Vaa’i is no match for his power on the ground. Even in reverse, Meafou is like a tractor motoring backwards in low gear, trampling all in its path.

Vaa'i actually stops him in his tracks. He gets what could have been a dubious 'tackle' on him?

A high-level offence will often try to identify and exploit big forwards who can be slower to reload, and therefore vulnerable to two quick plays run at them consecutively.

Yes he was just standing on his haunches wasn't he? He mentioned that in the interview, saying that not only did you just get up and back into the line to find the opposition was already set and running at you they also hit harder than anything he'd experienced in the Top 14. He was referring to New Zealands ultra-physical, burst-based Super style of course, which he was more than a bit surprised about. I don't blame him for being caught out.


He still sent the obstruction back to the repair yard though!
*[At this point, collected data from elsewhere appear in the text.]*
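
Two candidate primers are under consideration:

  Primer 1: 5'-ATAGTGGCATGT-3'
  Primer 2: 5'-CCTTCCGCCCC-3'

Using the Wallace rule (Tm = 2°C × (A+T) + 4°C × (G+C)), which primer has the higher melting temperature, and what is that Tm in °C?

Primer 1: A+T=7, G+C=5 → Tm = 2(7)+4(5) = 34°C
Primer 2: A+T=2, G+C=9 → Tm = 2(2)+4(9) = 40°C
34°C vs 40°C → primer 2 is higher.

Primer 2, 40°C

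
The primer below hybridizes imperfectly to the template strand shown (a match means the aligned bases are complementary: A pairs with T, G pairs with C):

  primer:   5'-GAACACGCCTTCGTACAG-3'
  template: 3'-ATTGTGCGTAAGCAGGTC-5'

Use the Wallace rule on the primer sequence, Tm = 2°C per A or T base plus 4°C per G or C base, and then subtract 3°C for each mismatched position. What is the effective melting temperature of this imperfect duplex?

Primer base counts: A=5, T=3, G=4, C=6 → A+T=8, G+C=10
Perfect-match Tm = 2(8) + 4(10) = 16 + 40 = 56°C
Mismatches (positions where the bases are not complementary): 3 (at positions 1, 9, 15)
Effective Tm = 56 − 3×3 = 56 − 9 = 47°C

47°C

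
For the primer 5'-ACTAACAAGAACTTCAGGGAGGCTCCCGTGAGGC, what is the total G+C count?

Counting bases: T=5, G=10, C=9, A=10
G+C = 10 + 9 = 19

19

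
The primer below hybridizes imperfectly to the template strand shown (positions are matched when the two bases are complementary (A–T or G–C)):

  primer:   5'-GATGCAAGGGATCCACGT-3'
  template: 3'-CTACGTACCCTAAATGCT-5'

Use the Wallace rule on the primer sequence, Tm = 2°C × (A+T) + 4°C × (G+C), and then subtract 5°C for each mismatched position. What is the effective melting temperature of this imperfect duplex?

Primer base counts: A=5, T=3, G=6, C=4 → A+T=8, G+C=10
Perfect-match Tm = 2(8) + 4(10) = 16 + 40 = 56°C
Mismatches (positions where the bases are not complementary): 4 (at positions 7, 13, 14, 18)
Effective Tm = 56 − 4×5 = 56 − 20 = 36°C

36°C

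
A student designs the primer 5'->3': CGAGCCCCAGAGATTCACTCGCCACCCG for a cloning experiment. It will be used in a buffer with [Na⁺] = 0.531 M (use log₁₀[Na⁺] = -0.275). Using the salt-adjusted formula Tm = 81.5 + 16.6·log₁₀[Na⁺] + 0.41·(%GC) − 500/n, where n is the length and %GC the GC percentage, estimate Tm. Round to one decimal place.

Length n = 28. Scanning the sequence gives G=6, C=13, T=3, A=6.
G+C = 19, so %GC = 19/28 × 100 = 67.857%
Salt term: 16.6 × (-0.275) = -4.565
GC term: 0.41 × 67.857 = 27.821; length term: −500/28 = −17.857
Tm = 81.5 + (-4.565) + 27.821 − 17.857 = 86.899 → 86.9°C

86.9°C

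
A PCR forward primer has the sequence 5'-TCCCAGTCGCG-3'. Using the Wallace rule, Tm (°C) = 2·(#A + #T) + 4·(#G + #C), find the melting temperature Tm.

C=5, G=3, A=1, T=2
AT pairs contribute 3, GC pairs contribute 8.
Tm = 2×3 + 4×8 = 38°C

38°C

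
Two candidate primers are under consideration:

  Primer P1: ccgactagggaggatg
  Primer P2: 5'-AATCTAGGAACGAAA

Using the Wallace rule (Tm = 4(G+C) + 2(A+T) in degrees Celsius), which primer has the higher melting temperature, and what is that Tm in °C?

Primer P1: A+T=6, G+C=10 → Tm = 2(6)+4(10) = 52°C
Primer P2: A+T=10, G+C=5 → Tm = 2(10)+4(5) = 40°C
52°C vs 40°C → primer P1 is higher.

Primer P1, 52°C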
What wouldn’t the New Zealand rugby public give to see the likes of Mauvaka and Meafou up front..

Common now Nick, don't go there! Meafou showed his Toulouse shirt and promptly got his citizenship, New Zealand can't have him, surely?!?


As I have said before with these subjects, really enjoy your enthusiasm for their contribution on the field and I'd love to see more of their shapes running out for Vern Cotter and the like styled teams.